In 1851 gold was found in the Bendigo region. News reached China and by 1853 Chinese miners started to arrive at Dai Gum San (Big Gold Mountain). By 1855 there were up to 4000 Chinese in the Bendigo goldfields, about one fifth of the population.
By the 1860s, Bendigo was becoming a wealthy and established town, and in 1869 The Bendigo Easter Fair and Procession was initiated to raise funds for the Bendigo Benevolent Asylum and Hospital. By 1871, the Chinese, keen to support the wider community, joined the procession, providing music, theatre and acrobatic displays. Their position as the main attraction at the Fair was confirmed by 1879.

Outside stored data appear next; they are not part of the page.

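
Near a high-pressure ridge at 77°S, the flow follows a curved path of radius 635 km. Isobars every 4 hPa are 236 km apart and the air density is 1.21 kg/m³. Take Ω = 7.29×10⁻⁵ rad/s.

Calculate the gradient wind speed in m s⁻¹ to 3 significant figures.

11.3 m s⁻¹

Coriolis parameter at 77°S:
f = 2Ω sin φ = 2 × 7.29×10⁻⁵ × sin 77° = 1.42×10⁻⁴ s⁻¹
Pressure gradient: |∂P/∂n| = 400 Pa / 236000 m = 1.69×10⁻³ Pa/m
Geostrophic speed: V_g = |∂P/∂n|/(fρ) = 1.69×10⁻³/(1.42×10⁻⁴ × 1.21) = 9.86 m/s
Around a high, pressure-gradient force acts outward with centrifugal, so Coriolis balances both:
fV = (1/ρ)|∂P/∂n| + V²/R  →  V² − fR·V + fR·V_g = 0
With fR = 1.42×10⁻⁴ × 635×10³ m = 90.2 m/s:
V = [fR − √((fR)² − 4 fR V_g)]/2 = [90.2 − √(90.2² − 4×90.2×9.86)]/2 = 11.3 m/s
Supergeostrophic (V > V_g = 9.86 m/s), as expected around a high.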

All of the costumes, flags and musical instruments were imported from China, with no expense spared. For the 1882 Fair, 100 cases of processional regalia were imported. In 1892 a further 200 cases arrived, along with Loong, the Imperial five-clawed dragon, who made his first appearance that year.
The traditions established in the 1860s by the Bendigo Chinese community continue to this day. As well as providing the main attraction in the Bendigo Easter Festival, ceremonies such as the Awakening of the Dragon are conducted. These traditions reflect uniquely preserved traditions, many of which were lost or discontinued in mainland China. They also reflect traditions, such as the main celebration taking place at Easter rather than Chinese New Year, that trace the history of the Chinese in Victoria.

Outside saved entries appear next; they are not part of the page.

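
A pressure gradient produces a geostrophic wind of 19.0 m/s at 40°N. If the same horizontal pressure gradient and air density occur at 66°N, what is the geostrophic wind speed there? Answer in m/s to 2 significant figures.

With the same pressure gradient and density, V_g ∝ 1/f ∝ 1/sin φ.
V₂ = V₁ · sin φ₁ / sin φ₂ = 19.0 × sin 40° / sin 66°
V₂ = 19.0 × 0.6428/0.9135 = 13 m/s

13 m/s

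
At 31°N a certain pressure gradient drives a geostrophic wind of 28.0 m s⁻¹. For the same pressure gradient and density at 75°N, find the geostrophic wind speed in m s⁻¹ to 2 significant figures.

With the same pressure gradient and density, V_g ∝ 1/f ∝ 1/sin φ.
V₂ = V₁ · sin φ₁ / sin φ₂ = 28.0 × sin 31° / sin 75°
V₂ = 28.0 × 0.5150/0.9659 = 15 m s⁻¹

15 m s⁻¹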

The remarkable collection of 19th Century processional regalia that has been preserved by the Chinese community in Bendigo is held in the Golden Dragon Museum. It is not only a collection of world significance but, importantly, it contextualises and preserves the living heritage of both Victoria and China.
The story of Ballarat is tied to the story of mining, with hundreds of thousands of people flocking there in the 1850s to seek their fortune. The few lucky ones became wealthy, but most were faced with the harsh reality of needing a regular income. The Ballarat School of Mines was established in 1870 to train men in all aspects of mining.

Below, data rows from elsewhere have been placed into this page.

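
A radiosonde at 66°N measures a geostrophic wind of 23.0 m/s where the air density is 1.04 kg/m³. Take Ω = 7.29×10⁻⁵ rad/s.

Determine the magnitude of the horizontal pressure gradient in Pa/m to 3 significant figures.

Coriolis parameter at 66°N:
f = 2Ω sin φ = 2 × 7.29×10⁻⁵ × sin 66° = 1.33×10⁻⁴ s⁻¹
Geostrophic balance rearranged: |∂P/∂n| = f ρ V_g
|∂P/∂n| = 1.33×10⁻⁴ × 1.04 × 23.0 = 3.19×10⁻³ Pa/m

3.19×10⁻³ Pa/m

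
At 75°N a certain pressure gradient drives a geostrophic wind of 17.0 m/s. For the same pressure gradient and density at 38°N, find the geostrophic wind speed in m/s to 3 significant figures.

With the same pressure gradient and density, V_g ∝ 1/f ∝ 1/sin φ.
V₂ = V₁ · sin φ₁ / sin φ₂ = 17.0 × sin 75° / sin 38°
V₂ = 17.0 × 0.9659/0.6157 = 26.7 m/s

26.7 m/s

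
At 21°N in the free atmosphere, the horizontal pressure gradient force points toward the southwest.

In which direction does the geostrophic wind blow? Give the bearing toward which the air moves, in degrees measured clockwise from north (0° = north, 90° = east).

The pressure-gradient force points toward the southwest (bearing 225°).
Geostrophic balance: in the Northern Hemisphere the Coriolis force deflects motion to the right, so the geostrophic wind blows 90° to the right of the pressure-gradient force (low pressure on the left).
Rotating 225° by 90° clockwise gives 315° — the wind blows toward the northwest.

315°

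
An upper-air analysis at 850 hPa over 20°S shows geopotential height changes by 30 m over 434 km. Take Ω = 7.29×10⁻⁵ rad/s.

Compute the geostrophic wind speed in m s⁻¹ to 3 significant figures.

Coriolis parameter at 20°S:
f = 2Ω sin φ = 2 × 7.29×10⁻⁵ × sin 20° = 4.99×10⁻⁵ s⁻¹
Height gradient: |∂Z/∂n| = 30 m / 434000 m = 6.91×10⁻⁵
On a pressure surface, geostrophic balance gives V_g = (g/f)|∂Z/∂n|:
V_g = 9.81 × 6.91×10⁻⁵ / 4.99×10⁻⁵ = 13.6 m/s

13.6 m s⁻¹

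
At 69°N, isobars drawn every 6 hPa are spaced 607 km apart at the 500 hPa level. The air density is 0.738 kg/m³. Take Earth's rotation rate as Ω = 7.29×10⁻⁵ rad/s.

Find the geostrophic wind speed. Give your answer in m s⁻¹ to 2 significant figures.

9.8 m s⁻¹

Coriolis parameter at 69°N:
f = 2Ω sin φ = 2 × 7.29×10⁻⁵ × sin 69° = 1.36×10⁻⁴ s⁻¹
Pressure gradient: |∂P/∂n| = 600 Pa / 607000 m = 9.88×10⁻⁴ Pa/m
Geostrophic balance (pressure-gradient force = Coriolis force):
V_g = (1/(fρ)) |∂P/∂n| = 9.88×10⁻⁴ / (1.36×10⁻⁴ × 0.738) = 9.84 m/s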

When the First World War was declared in 1914, thousands of Ballarat men enlisted. Many of these men were miners who had trained at the Ballarat School of Mines and worked in the town’s mining industries. Their skills were recognised, and tunnelling companies were created to utilise them in strategic and secretive ways. Underground (literally) campaigns were designed where the men tunnelled underneath enemy lines to lay explosives. The intention: to cause significant destruction from below. It was dangerous and cramped work, not for the faint hearted.
One hundred years on, local collecting organisation Victorian Interpretive Projects, in conjunction with Ballarat Ranges Military Museum, is asking local residents and relatives of former Ballarat miners to share their photographs, objects and stories.
This is the story of the miners who left Ballarat to fight in the First World War. It is also the story of the people seeking to commemorate them through research and family history, enabling an ongoing legacy through contributions to the public record.